A perna repousava em cima de dois travesseiros bordados com o brasão do Jãgerhof.
Gabriel estremeceu um pouco ao inspecionar o inchaço.
— De onde vieram os hematomas?
— Eu tive que bater nele algumas vezes.
— Com o quê? Uma marreta?
— Usei a garrafa de champanhe.
— Como ela estava?
— Para bater no joelho, estava ótima.
Gabriel foi até a janela e olhou para a praça suíça digna de cartão-postal em frente ao
prédio. De um dos lados, uma limusine era estacionada com a lentidão de um cruzeiro de luxo
na portaria de um dos hotéis mais caros. Do outro, três mulheres de casacos de pele posavam
para uma fotografia ao lado de uma carruagem conduzida por cavalos. Depois de um tempo, o
veículo partiu, o som
dos cascos abafados sobre a neve, revelando a entrada discreta da Galeria Naxos.

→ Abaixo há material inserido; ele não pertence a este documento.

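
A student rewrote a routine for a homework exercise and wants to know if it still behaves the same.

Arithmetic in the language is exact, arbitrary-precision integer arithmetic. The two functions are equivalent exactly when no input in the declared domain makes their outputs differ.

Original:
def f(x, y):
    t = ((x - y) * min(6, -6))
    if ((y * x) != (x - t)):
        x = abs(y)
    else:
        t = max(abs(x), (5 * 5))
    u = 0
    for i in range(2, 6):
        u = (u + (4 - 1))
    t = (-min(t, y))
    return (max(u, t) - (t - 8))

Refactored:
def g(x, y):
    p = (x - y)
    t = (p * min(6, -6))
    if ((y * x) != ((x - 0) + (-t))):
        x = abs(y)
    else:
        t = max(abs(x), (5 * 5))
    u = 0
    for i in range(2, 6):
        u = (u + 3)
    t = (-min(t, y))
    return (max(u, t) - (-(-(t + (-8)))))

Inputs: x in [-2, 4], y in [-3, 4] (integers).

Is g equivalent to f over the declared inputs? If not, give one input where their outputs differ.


Reading the diff, among the changes: statement counts differ, arithmetic usage differs, constant usage differs, local variable names differ.
One worked example (x=-2, y=3) — f: t := 30 | ((y * x) != (x - t)): true | x := 3 | u := 0 | iter i=2: | u := 3 | iter i=3: | u := 6 | iter i=4: | u := 9 | iter i=5: | u := 12 | t := -3 | result 23; g: p := -5 | t := 30 | ((y * x) != ((x - 0) + (-t))): true | x := 3 | u := 0 | iter i=2: | u := 3 | iter i=3: | u := 6 | iter i=4: | u := 9 | iter i=5: | u := 12 | t := -3 | result 23; agreement on 23.
An exhaustive pass over the 56 declared inputs shows identical outputs.
verdict: equivalent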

Através da grande vitrine, Gabriel pôde ver David Girard falando com uma cliente sobre uma
das melhores obras do estabelecimento, uma estátua romana do século I d.C. de um garoto
adolescente posando deitado, sem os membros. A conversa em alemão saía dos alto-falantes
do computador de Mikhail.
— Onde você escondeu o transmissor?
— Na mesa dele.
— Como você conseguiu fazer isso?
— Na minha primeira e única visita, deixei para trás uma caneta de ouro muito cara.
Monsieur Girard fez a gentileza de guardá-la para mim até eu ter uma chance de passar por ali.